This past year, American politics has been turbulent, but it offers valuable lessons.
As someone who has followed American politics for more than a decade and spent the last four years at a liberal-leaning Ivy League campus, I see these lessons as a process of learning and unlearning—discovering the similar vulnerabilities the United States shares with other countries and shedding the simple, naïve myths that I once believed about this country.
The most recent lesson comes from Charlottesville, VA. What surprised me the most was not the extremist agenda but rather how ordinary Americans can come out to the streets to show support for extremism. Of course, the extremists in Charlottesville represented only a tiny proportion of the American population, but their presence is the product of two underlying problems visible in many countries: a sense of false historical nostalgia and a deficit in history education.
False nostalgia is the belief that rotten ingredients from the past can work their magic in the present and the future, while the fact is that they never promised progress in history and only their opposites did. In the case of Charlottesville, the elements once thought to have been swept into the dustbin of history are white supremacy and vicious racism, which only served to weaken the strong and prosperous world power. Whether we openly acknowledge it or not, we have witnessed that it is through their exact opposites—tolerance, inclusivity, diversity, and the ability to attract top talents from around the world regardless of race or national origin—that have enabled the progress every American enjoys today.
Echoes of false nostalgia abound in China, where many people still revere the late Chairman Mao Zedong. They contend that a return to the Mao era would make China a better society. However, in the forty years since Mao died, China’s relative economic prosperity and social stability from which the majority of Chinese people benefit today are only possible because of a break with Mao’s politics tactics of brutality and chaos. In this case of false nostalgia, people can either embrace Maoism or enjoy the lives they lead today, but it is practically impossible to have both.
The best way to combat this sense of false nostalgia is education, yet in both China and the U.S. education in history is lacking. I am aware that the government authorities in the two countries treat history differently—one censors information and discourages discussion, and the other makes most information available and allows public debate.
Without knowing history and forming ideas and opinions based on facts, people cannot decide what is really good for their future, and they will be vulnerable to extremist propaganda. Unfortunately, it is difficult to envision a healthy presentation of history education in China in the foreseeable future given the authorities’ tightening grip on information. The United States, in comparison, has a better potential, but is in danger of slipping in the wrong way during the Trump presidency.
One viable action that immediately followed Charlottesville, in my view, has already been taken in many places across the country—removing Confederate statues. Some argue that removing the Confederate statues is sanitizing history, but these representations are not history.

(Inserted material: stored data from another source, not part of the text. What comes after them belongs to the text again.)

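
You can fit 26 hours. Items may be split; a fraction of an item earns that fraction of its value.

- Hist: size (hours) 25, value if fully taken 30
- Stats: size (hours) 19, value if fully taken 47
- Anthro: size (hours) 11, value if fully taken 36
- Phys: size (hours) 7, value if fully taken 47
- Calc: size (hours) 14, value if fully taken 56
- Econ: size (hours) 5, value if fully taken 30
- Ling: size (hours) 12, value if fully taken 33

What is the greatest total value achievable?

Sort by value density: Phys 47/7≈6.71, Econ 30/5≈6, Calc 56/14≈4, Anthro 36/11≈3.27, Ling 33/12≈2.75, Stats 47/19≈2.47, Hist 30/25≈1.2.
Phys: take in full, 7 hours for value 47 ; 19 left.
Take all of Econ (5 hours, value 30) ; 14 hours left.
Take all of Calc (14 hours, value 56) ; 0 hours left.
Total value = 133.

133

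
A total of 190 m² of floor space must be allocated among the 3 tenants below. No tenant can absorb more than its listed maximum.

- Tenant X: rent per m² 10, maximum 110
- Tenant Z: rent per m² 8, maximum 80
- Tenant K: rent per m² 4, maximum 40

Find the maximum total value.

1740

Rank by rent per m²: Tenant X 10 > Tenant Z 8 > Tenant K 4.
Give Tenant X 110 to hit its cap of 110 → 80 left.
Tenant Z takes 80 to reach its cap of 80 → 0 left.
Total = 10×110 + 8×80 = 1740.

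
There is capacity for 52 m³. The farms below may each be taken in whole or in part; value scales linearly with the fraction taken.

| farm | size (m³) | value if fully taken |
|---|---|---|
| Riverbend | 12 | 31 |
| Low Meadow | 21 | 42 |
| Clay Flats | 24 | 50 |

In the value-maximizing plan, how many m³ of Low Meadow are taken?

16

Best value per unit of size first: Riverbend 31/12≈2.58, Clay Flats 50/24≈2.08, Low Meadow 42/21≈2.
All 12 m³ of Riverbend fit (value 31) — 40 remain.
All 24 m³ of Clay Flats fit (value 50) — 16 remain.
Only 16 m³ remain; take 16/21 of Low Meadow for value 42×16/21 = 32.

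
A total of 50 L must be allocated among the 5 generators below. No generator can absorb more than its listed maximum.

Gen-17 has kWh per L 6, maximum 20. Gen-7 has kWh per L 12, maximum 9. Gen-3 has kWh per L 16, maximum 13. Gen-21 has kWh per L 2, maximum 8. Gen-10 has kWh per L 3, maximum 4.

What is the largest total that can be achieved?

Rank by kWh per L: Gen-3 16 > Gen-7 12 > Gen-17 6 > Gen-10 3 > Gen-21 2.
Gen-3: +13 to 13 (cap) ; 37 left.
Gen-7 takes 9 to reach its cap of 9 ; 28 left.
Gen-17: +20 to 20 (cap) ; 8 left.
Gen-10 takes 4 to reach its cap of 4 ; 4 left.
Only 4 left; Gen-21 takes them to reach 4.
Total = 6×20 + 12×9 + 16×13 + 2×4 + 3×4 = 456.

456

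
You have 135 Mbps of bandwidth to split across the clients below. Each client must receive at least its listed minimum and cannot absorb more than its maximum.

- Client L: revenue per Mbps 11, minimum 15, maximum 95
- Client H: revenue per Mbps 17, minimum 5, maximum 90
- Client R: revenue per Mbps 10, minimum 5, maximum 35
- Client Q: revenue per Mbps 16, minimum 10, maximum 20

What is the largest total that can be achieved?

2120

Meeting every minimum uses 15+5+5+10 = 35 Mbps, leaving 100.
Highest revenue per Mbps first: Client H 17 > Client Q 16 > Client L 11 > Client R 10.
Client H takes 85 more to reach its cap of 90 ; 15 left.
Client Q: +10 to 20 (cap) ; 5 left.
Only 5 left; Client L takes them to reach 20.
Total = 11×20 + 17×90 + 10×5 + 16×20 = 2120.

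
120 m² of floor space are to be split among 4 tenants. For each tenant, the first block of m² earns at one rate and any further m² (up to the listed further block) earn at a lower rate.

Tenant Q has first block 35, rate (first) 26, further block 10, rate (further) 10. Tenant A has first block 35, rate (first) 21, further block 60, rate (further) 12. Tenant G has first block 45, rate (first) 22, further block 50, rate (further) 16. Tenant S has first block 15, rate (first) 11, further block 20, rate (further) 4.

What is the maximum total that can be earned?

Order all 8 blocks by rate: Tenant Q/tier1 26 > Tenant G/tier1 22 > Tenant A/tier1 21 > Tenant G/tier2 16 > Tenant A/tier2 12 > Tenant S/tier1 11 > Tenant Q/tier2 10 > Tenant S/tier2 4.
Tenant Q/tier1 (26): +35 — 85 left.
Tenant G/tier1 (22): +45 — 40 left.
Fill Tenant A tier1 block (35 at 21) — 5 left.
Tenant G/tier2: +5 of 50 at 16; pool empty.
Total = 26×35 + 22×45 + 21×35 + 16×5 = 2715.

2715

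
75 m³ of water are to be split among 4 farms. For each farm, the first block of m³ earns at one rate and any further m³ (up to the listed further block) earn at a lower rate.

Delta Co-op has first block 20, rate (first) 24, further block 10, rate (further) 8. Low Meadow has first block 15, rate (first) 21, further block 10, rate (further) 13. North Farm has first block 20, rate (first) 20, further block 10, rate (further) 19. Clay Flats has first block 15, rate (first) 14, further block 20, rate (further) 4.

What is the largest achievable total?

Rank every tier by rate: Delta Co-op/T1 24 > Low Meadow/T1 21 > North Farm/T1 20 > North Farm/T2 19 > Clay Flats/T1 14 > Low Meadow/T2 13 > Delta Co-op/T2 8 > Clay Flats/T2 4.
Fill Delta Co-op T1 block (20 at 24) — 55 left.
Low Meadow T1 at 21: fill all 15 — 40 left.
North Farm T1 at 20: fill all 20 — 20 left.
Fill North Farm T2 block (10 at 19) — 10 left.
Clay Flats/T1: +10 of 15 at 14; pool empty.
Total = 24×20 + 21×15 + 20×20 + 19×10 + 14×10 = 1525.

1525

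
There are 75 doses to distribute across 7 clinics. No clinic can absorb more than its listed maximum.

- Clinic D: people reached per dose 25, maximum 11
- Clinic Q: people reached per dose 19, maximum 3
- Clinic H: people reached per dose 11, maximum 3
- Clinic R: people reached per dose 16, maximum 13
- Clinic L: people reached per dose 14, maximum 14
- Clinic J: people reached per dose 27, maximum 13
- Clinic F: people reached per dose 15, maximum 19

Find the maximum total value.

1394

Order the clinics by people reached per dose: Clinic J 27 > Clinic D 25 > Clinic Q 19 > Clinic R 16 > Clinic F 15 > Clinic L 14 > Clinic H 11.
Clinic J: +13 to 13 (cap) → 62 left.
Clinic D: +11 to 11 (cap) → 51 left.
Clinic Q takes 3 to reach its cap of 3 → 48 left.
Give Clinic R 13 to hit its cap of 13 → 35 left.
Give Clinic F 19 to hit its cap of 19 → 16 left.
Give Clinic L 14 to hit its cap of 14 → 2 left.
Only 2 left; Clinic H takes them to reach 2.
Total = 25×11 + 19×3 + 11×2 + 16×13 + 14×14 + 27×13 + 15×19 = 1394.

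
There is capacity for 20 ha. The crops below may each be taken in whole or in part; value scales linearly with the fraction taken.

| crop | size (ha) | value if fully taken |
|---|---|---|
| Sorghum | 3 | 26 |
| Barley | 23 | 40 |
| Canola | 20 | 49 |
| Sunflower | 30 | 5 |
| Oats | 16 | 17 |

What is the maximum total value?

Sort by value density: Sorghum 26/3≈8.67, Canola 49/20≈2.45, Barley 40/23≈1.74, Oats 17/16≈1.06, Sunflower 5/30≈0.167.
Take all of Sorghum (3 ha, value 26) ; 17 ha left.
Only 17 ha remain; take 17/20 of Canola for value 49×17/20 = 41.65.
Total value = 67.65.

67.65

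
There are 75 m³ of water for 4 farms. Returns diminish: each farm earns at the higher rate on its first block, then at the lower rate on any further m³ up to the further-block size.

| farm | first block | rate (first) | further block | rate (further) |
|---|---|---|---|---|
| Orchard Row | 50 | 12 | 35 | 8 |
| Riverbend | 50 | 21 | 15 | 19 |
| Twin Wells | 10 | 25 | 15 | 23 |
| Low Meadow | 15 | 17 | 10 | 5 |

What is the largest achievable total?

1645

Treat each block as its own option and order by rate: Twin Wells/tier1 25 > Twin Wells/tier2 23 > Riverbend/tier1 21 > Riverbend/tier2 19 > Low Meadow/tier1 17 > Orchard Row/tier1 12 > Orchard Row/tier2 8 > Low Meadow/tier2 5.
Twin Wells/tier1 (25): +10 ; 65 left.
Fill Twin Wells tier2 block (15 at 23) ; 50 left.
Fill Riverbend tier1 block (50 at 21) ; 0 left.
Total = 25×10 + 23×15 + 21×50 = 1645.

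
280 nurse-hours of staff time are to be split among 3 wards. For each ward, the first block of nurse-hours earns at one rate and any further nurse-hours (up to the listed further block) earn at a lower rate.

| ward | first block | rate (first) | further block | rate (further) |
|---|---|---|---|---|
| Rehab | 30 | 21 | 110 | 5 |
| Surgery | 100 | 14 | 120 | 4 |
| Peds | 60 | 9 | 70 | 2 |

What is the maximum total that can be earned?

Treat each block as its own option and order by rate: Rehab/T1 21 > Surgery/T1 14 > Peds/T1 9 > Rehab/T2 5 > Surgery/T2 4 > Peds/T2 2.
Fill Rehab T1 block (30 at 21) → 250 left.
Surgery T1 at 14: fill all 100 → 150 left.
Peds T1 at 9: fill all 60 → 90 left.
90 remain; put them into Rehab T2 at 5.
Total = 21×30 + 14×100 + 9×60 + 5×90 = 3020.

3020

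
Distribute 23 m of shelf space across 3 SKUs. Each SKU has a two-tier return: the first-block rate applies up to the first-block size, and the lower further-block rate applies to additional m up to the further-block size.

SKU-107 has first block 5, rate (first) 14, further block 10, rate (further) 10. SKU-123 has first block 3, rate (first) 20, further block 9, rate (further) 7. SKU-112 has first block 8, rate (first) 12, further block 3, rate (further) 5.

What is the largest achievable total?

296

Rank every tier by rate: SKU-123/tier1 20 > SKU-107/tier1 14 > SKU-112/tier1 12 > SKU-107/tier2 10 > SKU-123/tier2 7 > SKU-112/tier2 5.
Fill SKU-123 tier1 block (3 at 20) — 20 left.
Fill SKU-107 tier1 block (5 at 14) — 15 left.
SKU-112 tier1 at 12: fill all 8 — 7 left.
SKU-107 tier2 at 10: only 7 left, fill 7.
Total = 20×3 + 14×5 + 12×8 + 10×7 = 296.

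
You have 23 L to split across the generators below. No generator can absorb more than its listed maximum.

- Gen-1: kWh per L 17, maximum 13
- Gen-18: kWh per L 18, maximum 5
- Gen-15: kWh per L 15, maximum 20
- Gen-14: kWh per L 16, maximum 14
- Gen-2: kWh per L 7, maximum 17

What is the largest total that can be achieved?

391

Rank by kWh per L: Gen-18 18 > Gen-1 17 > Gen-14 16 > Gen-15 15 > Gen-2 7.
Gen-18 takes 5 to reach its cap of 5 ; 18 left.
Gen-1: +13 to 13 (cap) ; 5 left.
Only 5 left; Gen-14 takes them to reach 5.
Total = 17×13 + 18×5 + 16×5 = 391.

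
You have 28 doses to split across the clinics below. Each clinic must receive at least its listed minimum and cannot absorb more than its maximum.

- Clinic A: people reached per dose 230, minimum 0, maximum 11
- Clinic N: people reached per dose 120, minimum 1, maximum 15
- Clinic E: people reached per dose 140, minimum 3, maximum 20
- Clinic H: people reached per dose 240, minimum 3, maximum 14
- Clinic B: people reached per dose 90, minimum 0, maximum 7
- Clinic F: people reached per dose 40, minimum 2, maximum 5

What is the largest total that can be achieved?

Meeting every minimum uses 0+1+3+3+0+2 = 9 doses, leaving 19.
Rank by people reached per dose: Clinic H 240 > Clinic A 230 > Clinic E 140 > Clinic N 120 > Clinic B 90 > Clinic F 40.
Give Clinic H 11 more to hit its cap of 14 — 8 left.
Clinic A: +8 (room for 11) → 8. Pool exhausted.
Total = 230×8 + 120×1 + 140×3 + 240×14 + 40×2 = 5820.

5820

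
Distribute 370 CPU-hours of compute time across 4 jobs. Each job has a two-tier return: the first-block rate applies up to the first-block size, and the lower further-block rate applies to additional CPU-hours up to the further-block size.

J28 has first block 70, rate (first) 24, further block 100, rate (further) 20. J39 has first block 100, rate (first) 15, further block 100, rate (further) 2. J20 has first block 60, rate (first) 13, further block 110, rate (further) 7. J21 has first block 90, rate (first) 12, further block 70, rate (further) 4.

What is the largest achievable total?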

For instance, for three and a half out of my four years at Yale, one of the undergraduate residential colleges was named after John C. Calhoun, a Yale graduate and one of the fiercest defenders of slavery. When the college was still named after Calhoun, Yale students and faculty were aware of Calhoun’s abhorrent ideology, but it wasn’t until taking U.S. history classes that I learned about the larger issues such as slavery and the Civil War. In other words, objects of remembrance alone are not history, let alone the fact that the creation of many Confederate statues was motivated by racism. People should learn history through education, not by looking up to statues of Confederate generals who defended slavery and supported secession.
When the name of Calhoun College was renamed after Grace Hopper, I had to look up who she was. I doubt that most Yale students know the stories of notable Yale alumni such as Walter Camp, who invented American football, or Yung Wing, the first ever Chinese to earn a college degree in the West, or Madison Grant, a eugenicist and a personal hero of Hitler’s. Even with the naming controversy, Yale students still do not know or care enough about the complex historical legacies that they have inherited from the university and its alumni.
Similarly, Chinese and Americans do not know enough about the historical legacies of their own countries due to a lack of education or motivation to learn from our past. Taking down Confederate statues is a step towards combatting ahistorical and anti-historical approaches to the country’s legacies. But educating and motivating the people to study history as a mirror of our own evolution of civilization and civic conscious will have to be a separate endeavor.
Without a doubt, teaching history is not an easy undertaking. Even in the digital age where information is available, certain historical debates can still remain contentious. But if debates that are based on facts and sound reasoning can happen as people develop their opinions, extremism will have little room to grow. The premise, of course, is that facts and reason need to be respected. And in the past year, as facts and reason are under fierce attack in American politics, many people have stepped up to defend them. Another way to fight ignorance and bigotry is to strengthen the education in history.